For months I have been deliberating what I am going to need to take on my trans-African bike ride. Listing the basic kit I need is easy; the difficulty is in the details and the hardest decision so far has been choosing which bike to buy. After countless hours of research, I have managed to list my requirements for a suitable bike:
- 26″ wheels
- Rigid forks
- Rim brakes
- Rohloff hub
- Steel frame
And the bike which fits all the above criteria is the Thorn Raven Tour.
Expedition Touring Bike
Basically I decided I was willing to spend the money on a good quality expedition touring bike – afterall, I’m going to be spending a lot of my time on it. I consider this a worthwhile investment.
In essence, an expedition touring bike has the frame geometry of a touring bike, but has a 26″ wheel base. The reason being that finding replacements tyres and tubes in developing countries is easier for this wheel size, whereas 700cc tyres are rarer outside of Europe/US.
The rigid forks (as opposed to suspension) and rim brakes (as opposed to discs) are simpler and therefore less likely to have something go wrong with them or need maintaining to the same level.
The biggest decision was probably opting for the Rohloff hub, which I had not even heard of until I started looking for a bike for this trip. For those equally unaware, the Rohloff hub is a 14-gear internal hub which is a replacement to a derailleur drive-train. The hub is completely sealed and therefore highly durable and reliable. The gears are equally spread across a ratio similar to a triple-chainset derailleur and are operated by a twist-shifter which pulls on cables; the indexing of the shifting lies inside the hub.

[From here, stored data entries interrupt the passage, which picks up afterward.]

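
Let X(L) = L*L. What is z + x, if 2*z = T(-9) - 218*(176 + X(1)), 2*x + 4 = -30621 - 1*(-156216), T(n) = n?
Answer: 43498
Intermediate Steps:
X(L) = L²
x = 125591/2 (x = -2 + (-30621 - 1*(-156216))/2 = -2 + (-30621 + 156216)/2 = -2 + (½)*125595 = -2 + 125595/2 = 125591/2 ≈ 62796.)
z = -38595/2 (z = (-9 - 218*(176 + 1²))/2 = (-9 - 218*(176 + 1))/2 = (-9 - 218*177)/2 = (-9 - 38586)/2 = (½)*(-38595) = -38595/2 ≈ -19298.)
z + x = -38595/2 + 125591/2 = 43498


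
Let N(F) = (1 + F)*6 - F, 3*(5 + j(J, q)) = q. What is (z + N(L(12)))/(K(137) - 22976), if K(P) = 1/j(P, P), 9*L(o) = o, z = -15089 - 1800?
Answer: 6176738/8409207 ≈ 0.73452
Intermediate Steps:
z = -16889
j(J, q) = -5 + q/3
L(o) = o/9
N(F) = 6 + 5*F (N(F) = (6 + 6*F) - F = 6 + 5*F)
K(P) = 1/(-5 + P/3)
(z + N(L(12)))/(K(137) - 22976) = (-16889 + (6 + 5*((⅑)*12)))/(3/(-15 + 137) - 22976) = (-16889 + (6 + 5*(4/3)))/(3/122 - 22976) = (-16889 + (6 + 20/3))/(3*(1/122) - 22976) = (-16889 + 38/3)/(3/122 - 22976) = -50629/(3*(-2803069/122)) = -50629/3*(-122/2803069) = 6176738/8409207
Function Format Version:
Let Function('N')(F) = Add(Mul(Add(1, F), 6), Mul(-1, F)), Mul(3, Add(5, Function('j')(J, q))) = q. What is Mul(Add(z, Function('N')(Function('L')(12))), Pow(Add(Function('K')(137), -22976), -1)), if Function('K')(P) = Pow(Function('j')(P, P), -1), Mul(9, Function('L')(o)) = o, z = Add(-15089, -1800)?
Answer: Rational(6176738, 8409207) ≈ 0.73452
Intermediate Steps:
z = -16889
Function('j')(J, q) = Add(-5, Mul(Rational(1, 3), q))
Function('L')(o) = Mul(Rational(1, 9), o)
Function('N')(F) = Add(6, Mul(5, F)) (Function('N')(F) = Add(Add(6, Mul(6, F)), Mul(-1, F)) = Add(6, Mul(5, F)))
Function('K')(P) = Pow(Add(-5, Mul(Rational(1, 3), P)), -1)
Mul(Add(z, Function('N')(Function('L')(12))), Pow(Add(Function('K')(137), -22976), -1)) = Mul(Add(-16889, Add(6, Mul(5, Mul(Rational(1, 9), 12)))), Pow(Add(Mul(3, Pow(Add(-15, 137), -1)), -22976), -1)) = Mul(Add(-16889, Add(6, Mul(5, Rational(4, 3)))), Pow(Add(Mul(3, Pow(122, -1)), -22976), -1)) = Mul(Add(-16889, Add(6, Rational(20, 3))), Pow(Add(Mul(3, Rational(1, 122)), -22976), -1)) = Mul(Add(-16889, Rational(38, 3)), Pow(Add(Rational(3, 122), -22976), -1)) = Mul(Rational(-50629, 3), Pow(Rational(-2803069, 122), -1)) = Mul(Rational(-50629, 3), Rational(-122, 2803069)) = Rational(6176738, 8409207)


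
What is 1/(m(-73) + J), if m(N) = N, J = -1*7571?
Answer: -1/7644 ≈ -0.00013082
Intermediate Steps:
J = -7571
1/(m(-73) + J) = 1/(-73 - 7571) = 1/(-7644) = -1/7644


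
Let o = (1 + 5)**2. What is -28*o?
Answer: -1008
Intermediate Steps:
o = 36 (o = 6**2 = 36)
-28*o = -28*36 = -1008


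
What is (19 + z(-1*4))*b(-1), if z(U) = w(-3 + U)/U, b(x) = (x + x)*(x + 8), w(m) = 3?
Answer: -511/2 ≈ -255.50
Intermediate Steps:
b(x) = 2*x*(8 + x) (b(x) = (2*x)*(8 + x) = 2*x*(8 + x))
z(U) = 3/U
(19 + z(-1*4))*b(-1) = (19 + 3/((-1*4)))*(2*(-1)*(8 - 1)) = (19 + 3/(-4))*(2*(-1)*7) = (19 + 3*(-¼))*(-14) = (19 - ¾)*(-14) = (73/4)*(-14) = -511/2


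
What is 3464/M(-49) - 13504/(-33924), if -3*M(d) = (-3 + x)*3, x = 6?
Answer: -9789352/8481 ≈ -1154.3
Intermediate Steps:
M(d) = -3 (M(d) = -(-3 + 6)*3/3 = -3)
3464/M(-49) - 13504/(-33924) = 3464/(-3) - 13504/(-33924) = 3464*(-⅓) - 13504*(-1/33924) = -3464/3 + 3376/8481 = -9789352/8481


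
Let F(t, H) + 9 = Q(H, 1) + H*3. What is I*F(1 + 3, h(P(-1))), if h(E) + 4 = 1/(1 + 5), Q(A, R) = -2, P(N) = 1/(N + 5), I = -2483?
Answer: 111735/2 ≈ 55868.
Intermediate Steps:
P(N) = 1/(5 + N)
h(E) = -23/6 (h(E) = -4 + 1/(1 + 5) = -4 + 1/6 = -4 + ⅙ = -23/6)
F(t, H) = -11 + 3*H (F(t, H) = -9 + (-2 + H*3) = -9 + (-2 + 3*H) = -11 + 3*H)
I*F(1 + 3, h(P(-1))) = -2483*(-11 + 3*(-23/6)) = -2483*(-11 - 23/2) = -2483*(-45/2) = 111735/2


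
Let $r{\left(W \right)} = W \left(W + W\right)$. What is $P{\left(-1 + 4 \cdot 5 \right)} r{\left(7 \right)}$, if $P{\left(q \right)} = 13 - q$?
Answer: $-588$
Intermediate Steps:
$r{\left(W \right)} = 2 W^{2}$ ($r{\left(W \right)} = W 2 W = 2 W^{2}$)
$P{\left(-1 + 4 \cdot 5 \right)} r{\left(7 \right)} = \left(13 - \left(-1 + 4 \cdot 5\right)\right) 2 \cdot 7^{2} = \left(13 - \left(-1 + 20\right)\right) 2 \cdot 49 = \left(13 - 19\right) 98 = \left(-6\right) 98 = -588$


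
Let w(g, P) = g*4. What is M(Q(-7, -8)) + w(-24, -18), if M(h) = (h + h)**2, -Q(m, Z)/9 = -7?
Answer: 15780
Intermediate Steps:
w(g, P) = 4*g
Q(m, Z) = 63 (Q(m, Z) = -9*(-7) = 63)
M(h) = 4*h**2 (M(h) = (2*h)**2 = 4*h**2)
M(Q(-7, -8)) + w(-24, -18) = 4*63**2 + 4*(-24) = 4*3969 - 96 = 15876 - 96 = 15780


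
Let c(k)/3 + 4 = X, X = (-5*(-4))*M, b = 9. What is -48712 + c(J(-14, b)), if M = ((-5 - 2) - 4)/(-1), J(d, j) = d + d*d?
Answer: -48064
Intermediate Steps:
J(d, j) = d + d**2
M = 11 (M = (-7 - 4)*(-1) = -11*(-1) = 11)
X = 220 (X = -5*(-4)*11 = 20*11 = 220)
c(k) = 648 (c(k) = -12 + 3*220 = -12 + 660 = 648)
-48712 + c(J(-14, b)) = -48712 + 648 = -48064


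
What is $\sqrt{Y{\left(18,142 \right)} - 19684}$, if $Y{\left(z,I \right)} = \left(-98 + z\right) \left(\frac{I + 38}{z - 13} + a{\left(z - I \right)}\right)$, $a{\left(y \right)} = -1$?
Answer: $2 i \sqrt{5621} \approx 149.95 i$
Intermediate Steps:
$Y{\left(z,I \right)} = \left(-1 + \frac{38 + I}{-13 + z}\right) \left(-98 + z\right)$ ($Y{\left(z,I \right)} = \left(-98 + z\right) \left(\frac{I + 38}{z - 13} - 1\right) = \left(-98 + z\right) \left(\frac{38 + I}{-13 + z} - 1\right) = \left(-98 + z\right) \left(-1 + \frac{38 + I}{-13 + z}\right) = \left(-1 + \frac{38 + I}{-13 + z}\right) \left(-98 + z\right)$)
$\sqrt{Y{\left(18,142 \right)} - 19684} = \sqrt{\frac{-4998 - 18^{2} - 13916 + 149 \cdot 18 + 142 \cdot 18}{-13 + 18} - 19684} = \sqrt{\frac{-4998 - 324 - 13916 + 2682 + 2556}{5} - 19684} = \sqrt{\frac{1}{5} \left(-14000\right) - 19684} = \sqrt{-2800 - 19684} = \sqrt{-22484} = 2 i \sqrt{5621}$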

As well as the durability and reliability advantages, the hub is easy-to-use and low maintance; all of which is very appealing to me for this trip.
The main disadvantage of the hub is the initial cost, but having chosen a budget for the bike I felt I could justify this. Since maintenance is low and durability is high, the total life cost of the hub is possibly comparable to a derailleur system anyway. The other disadvantage is that if something goes seriously wrong with it, I doubt I’ll be able to fix it and will instead have to send it back to the manufacturers for a replacement. Since I am not constrained by time, having to wait for a replacement to be shipped is not crucial; and besides, DHL can express deliver all over the world these days.
Having decided to go with a Rohloff hub, the obvious choice was a Thorn bike. SJS Cycles, based in Bridgwater, Somerset, who manufacture and sell Thorn bikes specialise in tourers with Rohloff hubs and have a good reputation for after-sale customer support.
Thorn bikes have steel frames – which I have been told are better for touring since they can be welded if they break (unlike Aluminium frames) and make for a comfier ride. I suspect that some of this is myth and I can’t say I’ve paid too much attention to what material the frame. So although I am getting a steel frame, I wouldn’t have ruled out an Aluminium one if it met all the other criteria.
So there you have it – the Thorn Raven Tour is ordered. I’m just waiting for the call to say it’s ready to collect. I can then get out on the road, give it some real test rides and I will let you know how it goes.
At the end of the day, the bike is just a mode of transport. After all my research and debating about which bike to get, in all honesty I doubt it really matters that much.
If they can…
I read about one man can cycle around the world on a penny-farthing. And then there was Rory Spowers who I saw give a talk at the Hay Festival last year, who with friends cycled the ‘Goodies’ three-seater bike, the Trandem, through Africa.
Frankly, if they can do it on these bikes, I can surely make it on a Thorn. (I just hope it doesn’t get nicked half way through France!)